From The Chronicle of Higher Education:

Attention spans are short. E-readers are plentiful. Digital delivery is fast and convenient. How can university presses turn those facts to their advantage and attract readers who want bite-sized morsels of content?

Princeton University Press is about to test one approach with a new, e-only series. Called Princeton Shorts, it debuts November 9.

The article explains that Princeton Shorts will not be new material, like Kindle Singles; rather, it will be excerpts only of backlist material from Princeton University Press.  The full books will be available through Kindle and Google Books.

Princeton University Press considers this an experiment, hoping the ebook excerpts will drive customers to purchase the full books.  Other university presses will be keeping an eye on the experiment’s progress, as many of them are studying new ways of presenting their content, including schemes like selling textbook material on a chapter-by-chapter basis, based on class curriculum and assignments, and giving partially-loaded reading devices to students.


  1. When I first heard of Princeton Shorts, I thought it would be like Kindle Singles.

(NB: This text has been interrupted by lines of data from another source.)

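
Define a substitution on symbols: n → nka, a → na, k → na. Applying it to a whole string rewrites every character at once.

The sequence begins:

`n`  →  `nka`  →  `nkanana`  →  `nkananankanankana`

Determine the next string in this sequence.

nkananankanankanankananankanankananankana

Applying the rule to each of the 17 symbols of nkananankanankana gives the pieces nka na na nka na nka na nka na na nka na nka na na nka na, which concatenate to the answer.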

The way they define it now sounds like a completely useless project, since virtually any ebook store allows the users to download a sample (even libraries are giving you samples now!).

    I sometimes wish samples were longer – especially, if a longer sample would have revealed that the book is in fact worse than the first two pages. But that’s a problem of sample size.

    I simply fail to see anything innovative or even interesting in this project.